Traditionally, teacher layoffs have worked according to the seniority principle: if you were the first teacher hired, you’d be the last laid off. Or, conversely, if you’re the most recent hire, you’ll also be the first to go.
Politicians, policymakers and even teachers themselves are now questioning the concept of seniority. Does it really make sense, they ask, to let enthusiastic young teachers go — especially when their students are outperforming the students of more senior teachers in the same school — simply because they were the last in the door?
Seniority is written into most teacher contracts, but that might be about to change. In California, Gov. Arnold Schwarzenegger spoke about seniority yesterday at a Los Angeles middle school that last year lost more than half of its teaching staff because most were recent hires. The Associated Press had this report on Schwarzenegger’s speech: “‘Several teachers of the year have gotten pink slips. How can that happen if they are award-winning teachers?’ the governor told an auditorium full of cheering children. ‘It is very important we change the system.'”
A proposed law in California — Senate Bill 955, sponsored by State Senator Bob Huff (R-Diamond Bar) — would do away with seniority as a consideration when layoffs become necessary. The California Teachers Association is strongly opposed to the bill, which is set for a hearing in the Senate Education Committee today.

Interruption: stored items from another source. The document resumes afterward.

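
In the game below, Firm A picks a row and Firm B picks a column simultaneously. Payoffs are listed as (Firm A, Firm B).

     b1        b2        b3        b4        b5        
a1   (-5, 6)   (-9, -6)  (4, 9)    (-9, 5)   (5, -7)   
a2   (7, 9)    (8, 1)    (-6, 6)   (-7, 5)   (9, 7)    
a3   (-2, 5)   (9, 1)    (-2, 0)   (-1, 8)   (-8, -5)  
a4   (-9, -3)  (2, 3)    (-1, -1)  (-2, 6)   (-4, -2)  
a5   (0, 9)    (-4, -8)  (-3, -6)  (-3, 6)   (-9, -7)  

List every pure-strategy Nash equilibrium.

Find each player's best response to every opponent strategy; NE are the intersections.
Firm A's best responses — vs b1: a2 (payoff 7); vs b2: a3 (payoff 9); vs b3: a1 (payoff 4); vs b4: a3 (payoff -1); vs b5: a2 (payoff 9).
Firm B's best responses — vs a1: b3 (payoff 9); vs a2: b1 (payoff 9); vs a3: b4 (payoff 8); vs a4: b4 (payoff 6); vs a5: b1 (payoff 9).
Mutual best responses occur at (a1, b3), (a2, b1), and (a3, b4); at each, neither player gains by switching.

(a1, b3), (a2, b1), and (a3, b4)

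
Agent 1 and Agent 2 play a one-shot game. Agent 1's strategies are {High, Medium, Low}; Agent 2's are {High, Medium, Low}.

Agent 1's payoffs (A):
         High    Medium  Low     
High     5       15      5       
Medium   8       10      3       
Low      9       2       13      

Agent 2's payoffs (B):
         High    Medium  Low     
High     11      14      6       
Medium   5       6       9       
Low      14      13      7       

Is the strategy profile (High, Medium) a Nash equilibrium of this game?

Yes

Holding Agent 2 at Medium: Agent 1 gets 15 from High, versus 10 from Medium, 2 from Low. No profitable deviation for Agent 1.
Holding Agent 1 at High: Agent 2 gets 14 from Medium, versus 11 from High, 6 from Low. No profitable deviation for Agent 2 either.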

Elsewhere in the nation, a similar movement to ignore seniority when laying off teachers is afoot. In Washington, D.C., a tentative agreement between Schools Chancellor Michelle Rhee and the Washington Teachers’ Union would significantly reduce the role played by seniority in such decisions. The main factor would instead be a teacher’s evaluation from the previous year.
In New York City, a proposed state bill would give principals discretion about which teachers to lay off. In a widely quoted statement, NYC Schools Chancellor Joel Klein said, “Experience matters, but it cannot be the sole or even principal factor considered in layoff decisions. … We must be able to take into account each individual’s track record of success.”
While teachers’ union invariably oppose such changes, teachers themselves aren’t always united — in part because younger teachers don’t see why they should automatically be laid off when there’s evidence they are working harder and achieving better student results than some of the more senior colleagues.
Look for some groundbreaking changes in the near future about how teachers are laid off. “First in, last out” might itself soon be out the window.